Selon les termes de l’OIF, chaque membre doit verser une cotisation annuelle obligatoire pour siéger à la table des 57 États et gouvernements membres de l’OIF. Ainsi, en 2014, le Canada a versé une contribution statutaire d’un peu plus de 14 millions de dollars. Selon les informations recueillies par #ONfr, le Québec a, quant à lui, versé, en 2015, plus de 1,3 million $ et le Nouveau-Brunswick 135000$.

Interrogée par #ONfr à plusieurs reprises par courriel et par téléphone, l’OIF n’a pas répondu aux demandes d’entrevue, ni permis de lever le voile sur la manière de calculer cette cotisation.

Le bureau de la ministre québécoise des Relations internationales et de la Francophonie, Christine St-Pierre, précise toutefois : « Chaque État et gouvernement verse une contribution statutaire distincte basée sur la taille de son économie. La méthode de calcul prend notamment compte des moyennes récentes du Produit national brut (PNB), du PNB per capita et de la dette publique de chaque État et gouvernement ».

Outre leur contribution statutaire obligatoire, les membres de l’OIF versent également, chaque année, des contributions volontaires pour financer les programmes de l’OIF. Pour 2015, la contribution volontaire du Québec s’élevait ainsi à 4,24 millions $, alors que celle du Nouveau-Brunswick était d’environ 265000$.

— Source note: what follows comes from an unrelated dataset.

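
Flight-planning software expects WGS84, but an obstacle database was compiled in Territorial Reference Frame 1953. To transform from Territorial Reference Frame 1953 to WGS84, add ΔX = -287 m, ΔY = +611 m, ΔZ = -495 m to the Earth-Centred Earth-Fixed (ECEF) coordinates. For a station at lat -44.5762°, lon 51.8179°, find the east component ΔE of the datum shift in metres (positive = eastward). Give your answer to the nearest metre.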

Une visibilité internationale

« Pour une province bilingue comme la nôtre, c’est une occasion unique de rejoindre la grande famille de la francophonie internationale et de participer à un organisme qui fait la promotion du français dans plusieurs domaines », explique James Thériault, directeur de Relations internationales et Francophonie multilatérale, au sein du gouvernement du Nouveau-Brunswick. « De plus, cela nous a permis de conclure des ententes avec d’autres pays présents. »

Pour le Québec, l’avantage d’une adhésion prend plusieurs volets : « Un large pan des retombées ne peut être quantifié parce que relevant plutôt des domaines de la notoriété, de la promotion de l’expertise du Québec sur la scène internationale (…). Il est cependant établi que des retombées financières existent. En effet, un exemple probant à cet égard est la présence à Montréal du siège de l’Agence universitaire de la Francophonie. La quarantaine d’employés œuvrant dans ce siège social contribue directement à l’économie québécoise. »

Pour le spécialiste en francophonie internationale, M. Traisnel, les retombées économiques sont évidentes, mais elles ne sont pas le seul avantage d’une adhésion.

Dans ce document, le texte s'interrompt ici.